The second method utilized by Israel is to issue a decree that land is needed for “military purposes” or “military needs,” though an army base may or may not then be built on it. The intent is to allow settlers onto the land, perhaps as crypto-soldiers, and in due course, the land becomes a settlement. Another way has been to secretly establish a “work camp” — this process was used to establish Ofra, which has now grown into a major settlement. Palestinian owners of confiscated lands are supposed to get some payment and even an annual leasing fee; however, even this shabby setup has been poorly administered with years-long delays.

Third, another trick is to claim that the pressure of satisfying “natural growth” requires creating “new neighborhoods” in existing settlements, which, in fact, are new settlements. The “natural growth” justification is dubious, considering the population of Israel increased at a rate of only 1.9% in 2012. In the same year, the settlements increased by 5%, 31.5% of which was directly attributable to immigration from Israel and abroad.

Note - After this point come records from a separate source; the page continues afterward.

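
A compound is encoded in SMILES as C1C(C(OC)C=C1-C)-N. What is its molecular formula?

Heavy atoms from the SMILES: 7 C, 1 N, 1 O.
Implicit hydrogens by atom environment:
  3 × C: 1 H each → 3
  2 × C: 3 H each → 6
  1 × C: 2 H
  1 × C: no H
  1 × N: 2 H
  1 × O: no H
  Total hydrogens = 13.
Molecular formula: C7H13NO

C7H13NO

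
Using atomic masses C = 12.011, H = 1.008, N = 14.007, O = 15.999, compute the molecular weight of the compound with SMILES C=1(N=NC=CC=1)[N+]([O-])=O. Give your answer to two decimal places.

125.09

Molecular formula: C4H3N3O2.
M = 4×12.011 + 3×1.008 + 3×14.007 + 2×15.999 = 125.09 g/mol.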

The fourth method is the outright confiscation of land belonging to Palestinians. Prime Minister Menachem Begin ordered a stop to this practice in the late 1970s and declared only “state lands” must be used, but it has continued. Private contractors erect buildings, and thus a settlement comes into being. The Peace Now movement revealed the staggering scale of it in a November 2006 report, which used official data of the Israeli Civil Administration, the government agency in charge of the settlements. It said that nearly 32 percent of the total land area of the settlements was privately owned by Palestinians: “the settlement enterprise has undermined not only the collective property rights of the Palestinians as a people, but also the private property rights of individual Palestinian landowners.”

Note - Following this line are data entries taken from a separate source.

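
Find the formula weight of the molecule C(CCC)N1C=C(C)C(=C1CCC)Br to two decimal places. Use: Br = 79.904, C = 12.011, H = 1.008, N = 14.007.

Molecular formula: C12H20BrN.
M = 1×79.904 + 12×12.011 + 20×1.008 + 1×14.007 = 258.20 g/mol.

258.20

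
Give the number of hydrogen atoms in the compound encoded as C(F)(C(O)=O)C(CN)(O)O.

Hydrogens are implicit in SMILES; fill each atom to its normal valence:
  3 × O: 1 H each → 3
  2 × C: no H
  1 × C: 2 H
  1 × C: 1 H
  1 × F: no H
  1 × N: 2 H
  1 × O: no H
  Total hydrogens = 8.

8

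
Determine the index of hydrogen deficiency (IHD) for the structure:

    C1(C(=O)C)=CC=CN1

4

Molecular formula from the SMILES: C6H7NO.
DoU = (2C + 2 + N − H − X)/2 = (2·6 + 2 + 1 − 7 − 0)/2 = 8/2 = 4.
(Structurally: 1 ring(s) + 3 π bond(s) = 4.)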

Occasionally, the theft is exposed and is so blatant that the government is reluctantly forced to enforce the law. This was the case with the Migron outpost built on private Palestinian land in 2001 through government funding. After six years of repeated applications to court — and court eviction judgments repeatedly ignored amid government and settler ducking and diving — the government finally ordered the police to evacuate 50 settler families. Incentives were provided at taxpayer expense to buy off settler anger, including removal costs, temporary housing and $180,000 grants to each family. Even that was not the end of the story: Ten structures were left standing due to settler claims that they had bought the land. The attorney general ordered their destruction. Disputing continued.

The fifth method, utilized by young religious zealots, involves moving trailers onto a hilltop and creating an outpost, a move that could not occur without the knowledge of the army. Some of these outposts become permanent settlements, while the police and army destroy others with the youth furiously resisting evacuation.

Finally, the government simply does what it likes — which, for example, is what happened in November 2011 when the Netanyahu government was looking for ways to punish the Palestinian Authority for being accepted as a member of UNESCO. One of the sanctions was to announce a new wave of settlement construction: 2,000 housing units in East Jerusalem, and the expansion of two settlement areas on the West Bank. Legal pluralism makes it the Wild West Bank.